How to feature-select scikit transformers within FeatureUnion


I have a machine-learning classification task that trains from the concatenation of various fixed-length vector representations. How can I perform auto feature selection or grid search or any other established technique in scikit-learn to find the best combination of transformers for my data?

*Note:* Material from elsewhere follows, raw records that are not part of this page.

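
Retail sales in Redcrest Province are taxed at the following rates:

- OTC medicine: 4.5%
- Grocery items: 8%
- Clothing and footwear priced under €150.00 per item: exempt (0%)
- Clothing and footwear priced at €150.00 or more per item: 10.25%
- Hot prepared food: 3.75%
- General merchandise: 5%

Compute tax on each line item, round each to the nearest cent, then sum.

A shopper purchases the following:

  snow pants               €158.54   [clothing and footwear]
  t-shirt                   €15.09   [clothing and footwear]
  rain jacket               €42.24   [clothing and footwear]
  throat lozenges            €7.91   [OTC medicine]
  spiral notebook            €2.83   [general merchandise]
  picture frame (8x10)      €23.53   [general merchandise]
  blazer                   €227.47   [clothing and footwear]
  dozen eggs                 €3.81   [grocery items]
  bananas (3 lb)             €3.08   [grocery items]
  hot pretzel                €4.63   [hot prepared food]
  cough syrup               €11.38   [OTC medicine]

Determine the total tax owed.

€42.48

Snow pants €158.54: clothing and footwear, €150.00 or more → 10.25% → €16.25
T-shirt €15.09: clothing and footwear, under €150.00 → 0% → €0.00
Rain jacket €42.24: clothing and footwear, under €150.00 → 0% → €0.00
Throat lozenges €7.91: OTC medicine → 4.5% → €0.36
Spiral notebook €2.83: general merchandise → 5% → €0.14
Picture frame (8x10) €23.53: general merchandise → 5% → €1.18
Blazer €227.47: clothing and footwear, €150.00 or more → 10.25% → €23.32
Dozen eggs €3.81: grocery items → 8% → €0.30
Bananas (3 lb) €3.08: grocery items → 8% → €0.25
Hot pretzel €4.63: hot prepared food → 3.75% → €0.17
Cough syrup €11.38: OTC medicine → 4.5% → €0.51
Total tax = €16.25 + €0.36 + €0.14 + €1.18 + €23.32 + €0.30 + €0.25 + €0.17 + €0.51 = €42.48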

Take this text classification flow as an example:

model = Pipeline([
   ('vectorizer', FeatureUnion(transformer_list=[
      ('word-freq', TfidfVectorizer()),        # vocab-size dimensional
      ('doc2vec', MyDoc2VecVectorizer()),      # 32 dimensional (custom transformer)
      ('doc-length', MyDocLengthVectorizer()), # 1 dimensional (custom transformer)
      ('sentiment', MySentimentVectorizer()),  # 3 dimensional (custom transformer)
      ...                                      # possibly many other transformers
   ])),
   ('classifier', SVC())
])

I suspect this may fall under the requested dynamic-pipeline functionality of scikit slep002. If so how to handle in the interim?


Solution

  • While not quite able to "choose the best (all or nothing) transformer subset of features", we can use scikit's feature selection or dimensionality reduction modules to "choose/simplify the best feature subset across ALL transformers" as an extra step before classification:

    model = Pipeline([
       ('vectorizer', FeatureUnion(transformer_list=[...])),
       ('feature_selector', GenericUnivariateSelect(
          mode='percentile',
          param=0.20,          # hyper-tunable parameter
       )),
       ('classifier', SVC())
    ])
    

    In a feature discovery context (ie: find the optimal expressive signals), this technique is more powerful over cherry-picking transformers. However, in an architecture discovery context (ie: find the optimal pipeline layout & use of transformers) this problem seems to remain open..